À combien chiffrez-vous les pertes et dégâts que le secteur touristique a subi suite à cette grève ?
Les pertes sont énormes mais il est malheureusement impossible de les chiffrer avec exactitude. Il n’y a que des estimations mais qui demeurent, à mon avis, loin de la réalité. Concernant les professionnels du tourisme, les pertes ont été essentiellement enregistrées pour ce qui est des recettes. L’image d’une destination qui se mettait à peine à sortir d’une grande crise a également pâti de ce conflit. Ceci dit, il n’y a que la direction de la RAM et le ministère du Tourisme à moindre degré qui peuvent avancer des chiffres à ce sujet.
Dans votre communiqué, vous dénoncez l’attitude irresponsable des pilotes de la RAM.
Tout à fait. Notre position a été clarifiée dans le communiqué de presse. Les pilotes ont une grande part de responsabilité dans ce conflit mal inspiré. Dans le même communiqué, nous avons appelé les deux parties à plus de responsabilité. Il y a en plus lieu de signaler que dans les entreprises stratégiques telle que la RAM, ce genre de conflits, avant de déboucher sur des grèves, devraient utiliser toutes les voies de recours possibles, y compris judiciaires. Autrement dit, il fallait prendre en considération toutes les conséquences éventuelles sur l’économie nationale essentiellement, avant d’entamer une grève qui n’a que trop duré et qui a pénalisé un secteur vital au Maroc.

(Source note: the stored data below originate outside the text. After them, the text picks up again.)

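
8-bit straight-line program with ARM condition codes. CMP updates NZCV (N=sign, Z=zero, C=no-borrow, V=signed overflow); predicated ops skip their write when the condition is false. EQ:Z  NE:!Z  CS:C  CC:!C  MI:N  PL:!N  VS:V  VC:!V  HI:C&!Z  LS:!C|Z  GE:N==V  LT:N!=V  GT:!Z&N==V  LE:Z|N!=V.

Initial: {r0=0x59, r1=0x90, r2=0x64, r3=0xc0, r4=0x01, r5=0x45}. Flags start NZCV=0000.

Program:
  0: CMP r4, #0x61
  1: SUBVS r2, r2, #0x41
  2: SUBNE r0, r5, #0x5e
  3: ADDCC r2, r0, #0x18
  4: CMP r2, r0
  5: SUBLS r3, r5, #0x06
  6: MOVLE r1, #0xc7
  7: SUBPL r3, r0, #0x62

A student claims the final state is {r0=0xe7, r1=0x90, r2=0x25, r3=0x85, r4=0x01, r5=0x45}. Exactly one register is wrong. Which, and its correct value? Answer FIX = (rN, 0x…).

[0] flags=1000 → (cmp)
[1] flags=1000 VS?F → skip
[2] flags=1000 NE?T → r0=0xe7
[3] flags=1000 CC?T → r2=0xff
[4] flags=0010 → (cmp)
[5] flags=0010 LS?F → skip
[6] flags=0010 LE?F → skip
[7] flags=0010 PL?T → r3=0x85

FIX = (r2, 0xff)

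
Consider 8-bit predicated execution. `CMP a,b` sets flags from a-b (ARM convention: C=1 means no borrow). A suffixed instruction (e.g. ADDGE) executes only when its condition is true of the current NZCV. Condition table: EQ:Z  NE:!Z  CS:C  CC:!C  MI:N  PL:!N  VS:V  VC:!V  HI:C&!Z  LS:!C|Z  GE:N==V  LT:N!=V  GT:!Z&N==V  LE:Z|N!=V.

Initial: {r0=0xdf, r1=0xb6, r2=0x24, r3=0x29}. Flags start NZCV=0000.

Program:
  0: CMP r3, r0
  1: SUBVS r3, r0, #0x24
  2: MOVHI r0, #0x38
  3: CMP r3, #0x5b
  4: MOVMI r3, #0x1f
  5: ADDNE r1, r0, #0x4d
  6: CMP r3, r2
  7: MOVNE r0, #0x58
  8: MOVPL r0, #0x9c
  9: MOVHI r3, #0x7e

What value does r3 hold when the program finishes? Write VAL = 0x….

[0] flags=0000 → (cmp)
[1] flags=0000 VS?F → skip
[2] flags=0000 HI?F → skip
[3] flags=1000 → (cmp)
[4] flags=1000 MI?T → r3=0x1f
[5] flags=1000 NE?T → r1=0x2c
[6] flags=1000 → (cmp)
[7] flags=1000 NE?T → r0=0x58
[8] flags=1000 PL?F → skip
[9] flags=1000 HI?F → skip

VAL = 0x1f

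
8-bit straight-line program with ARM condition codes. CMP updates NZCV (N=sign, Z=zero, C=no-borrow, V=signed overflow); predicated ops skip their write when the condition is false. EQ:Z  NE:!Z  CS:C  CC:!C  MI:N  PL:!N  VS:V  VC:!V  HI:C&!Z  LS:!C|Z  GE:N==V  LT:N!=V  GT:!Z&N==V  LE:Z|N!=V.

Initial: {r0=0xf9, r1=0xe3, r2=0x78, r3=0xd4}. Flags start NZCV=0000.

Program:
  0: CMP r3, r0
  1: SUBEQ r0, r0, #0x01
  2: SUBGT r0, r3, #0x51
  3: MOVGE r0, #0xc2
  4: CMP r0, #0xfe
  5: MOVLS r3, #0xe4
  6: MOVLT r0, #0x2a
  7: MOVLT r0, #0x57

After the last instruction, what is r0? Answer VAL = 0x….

VAL = 0x57

0: ✓ CMP  NZCV=1000
1: · SUBEQ
2: · SUBGT
3: · MOVGE
4: ✓ CMP  NZCV=1000
5: ✓ MOVLS  r3←0xe4
6: ✓ MOVLT  r0←0x2a
7: ✓ MOVLT  r0←0x57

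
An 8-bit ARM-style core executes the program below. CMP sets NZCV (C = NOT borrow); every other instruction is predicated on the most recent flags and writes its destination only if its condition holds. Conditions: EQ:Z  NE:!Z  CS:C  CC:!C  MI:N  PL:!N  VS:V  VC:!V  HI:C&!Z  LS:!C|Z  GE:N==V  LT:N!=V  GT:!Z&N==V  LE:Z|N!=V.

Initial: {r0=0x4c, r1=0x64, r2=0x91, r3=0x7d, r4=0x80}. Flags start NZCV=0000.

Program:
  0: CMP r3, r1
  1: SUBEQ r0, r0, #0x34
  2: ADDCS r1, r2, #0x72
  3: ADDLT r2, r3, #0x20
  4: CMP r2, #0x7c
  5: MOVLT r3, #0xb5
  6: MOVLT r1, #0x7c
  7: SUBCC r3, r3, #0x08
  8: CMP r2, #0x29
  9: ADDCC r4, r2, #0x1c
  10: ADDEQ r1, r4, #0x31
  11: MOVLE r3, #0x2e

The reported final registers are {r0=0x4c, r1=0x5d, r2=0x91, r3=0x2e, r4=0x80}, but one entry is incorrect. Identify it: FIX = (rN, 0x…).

[0] flags=0010 → (cmp)
[1] flags=0010 EQ?F → skip
[2] flags=0010 CS?T → r1=0x03
[3] flags=0010 LT?F → skip
[4] flags=0011 → (cmp)
[5] flags=0011 LT?T → r3=0xb5
[6] flags=0011 LT?T → r1=0x7c
[7] flags=0011 CC?F → skip
[8] flags=0011 → (cmp)
[9] flags=0011 CC?F → skip
[10] flags=0011 EQ?F → skip
[11] flags=0011 LE?T → r3=0x2e

FIX = (r1, 0x7c)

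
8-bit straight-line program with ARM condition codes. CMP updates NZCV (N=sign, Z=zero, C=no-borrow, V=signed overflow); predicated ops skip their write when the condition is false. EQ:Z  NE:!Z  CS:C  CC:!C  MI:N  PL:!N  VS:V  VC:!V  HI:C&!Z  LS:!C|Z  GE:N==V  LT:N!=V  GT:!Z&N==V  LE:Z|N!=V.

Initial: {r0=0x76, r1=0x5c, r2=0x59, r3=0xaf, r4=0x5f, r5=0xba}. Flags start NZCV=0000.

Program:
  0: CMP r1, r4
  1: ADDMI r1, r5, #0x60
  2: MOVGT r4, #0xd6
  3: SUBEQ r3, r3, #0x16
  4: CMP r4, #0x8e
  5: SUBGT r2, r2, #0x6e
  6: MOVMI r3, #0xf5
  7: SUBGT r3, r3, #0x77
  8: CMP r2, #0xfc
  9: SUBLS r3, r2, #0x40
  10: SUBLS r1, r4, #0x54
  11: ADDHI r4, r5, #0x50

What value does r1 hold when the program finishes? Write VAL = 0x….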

Comment expliquez-vous cette grève ?
Il s’agit d’une crise qui a éclaté au grand jour à l’occasion de cette grève, mais dont les causes ne sont pas nées hier. Vous savez, la gestion des relations sociales dans le secteur du transport, aérien surtout, est très complexe. Elle est d’une autre nature. Pas plus tard que la semaine dernière, j’ai eu l’opportunité de rencontrer des experts internationaux qui ont participé à la gestion de semblables crises au sein de grandes compagnies à travers le monde, notamment Air France, Swissair, pour ne citer que celles-ci. Pour eux, un bras de fer comme celui qui a opposé la direction et les pilotes de la Royal Air Maroc est très fréquent au sein de compagnies de porte-drapeau national.
A qui a finalement profité ce conflit ?
Strictement à personne. Cette grève qui a duré une douzaine de jours et qui a lourdement pénalisé l’économie marocaine est un conflit lose-lose qui ne profite à aucune des deux parties. Ni la direction de la compagnie nationale, ni ses pilotes n’ont finalement obtenu la totalité de ce qu’ils voulaient. Mais ceci dit, j’insiste sur le fait que très peu de gens peuvent analyser actuellement les tenants et aboutissants de cette grève. Pour pouvoir s’exprimer objectivement à ce sujet, il faudrait être dans le secret des dieux et avoir tous les fils de l’affaire en main.